We then discovered we had no power steering, no power assist for the brakes, idiot lights flashed, no fans. ACK! We pulled over and put up the hood. The serpentine belt failed, due to a frozen pulley. This we haven't experienced before--being stuck on the interstate and unable to fix the problem by ourselves. We clearly needed a tow truck...for a pickup pulling a fifth wheel. ACK!
Now, we can be cheap at times. We have always said we weren't going to pay for AAA because we'd never use it. We said the same thing for Good Sam's (the RV equivalent of the car rescue insurance.) Guess who I called? Good Sam's. Who I don't have an account with. But the nice lady on the phone still hunted down a truck stop nearby who could fix our truck and the number for the tow company that could get us there.
Meanwhile, we are convinced that our day is ruined. We're not going to get the part in time. If we leave the trailer on the highway, somebody will steal it. We'll never make it to our campground tonight. In short, the vacation is already shot. Amazing how quickly your day goes down the tubes.
But wait. Not only was there an incredibly helpful person from Good Sam's (who I didn't even pay to be nice,) the tow truck driver from Sturbridge Towing directed us to call a friend or family member with a AAA card so we wouldn't get charged for the tow. He gave us tips on how to deal with getting the truck fixed. In short, he was much more helpful and punctual than I expected. He dropped us at the truck stop within an hour of our disaster. You know, the day is improving.
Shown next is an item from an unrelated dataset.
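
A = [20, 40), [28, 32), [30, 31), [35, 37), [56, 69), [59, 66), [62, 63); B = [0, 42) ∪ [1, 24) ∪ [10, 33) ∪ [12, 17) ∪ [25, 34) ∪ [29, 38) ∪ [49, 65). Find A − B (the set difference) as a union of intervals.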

New England Truck Stop is not like the Pilots or T/A stops we visit while on the road. No. This place belonged to another time. It reminded me a bit of the diner the truckers stopped to eat at in Nebraska. A young man made multiple calls to find the parts, got them delivered within an hour and called a mechanic to come in special to get the belt and pulley replaced. All this after the original statement that he probably couldn't look at the truck until later that night.
3 hours after the detonation of our vacation, we were back on the road. Fixed and ready to go for a price tag far below what we would've paid back at home. We still made it to our campground by 9pm and back on the road the following morning--where we are now enjoying the scenery of Pennsylvania with NO TRAFFIC.
Life is pretty good. I'm extremely grateful today for the kindness of strangers and you can bet we will be getting a Good Sam's membership. It already paid us back in gold.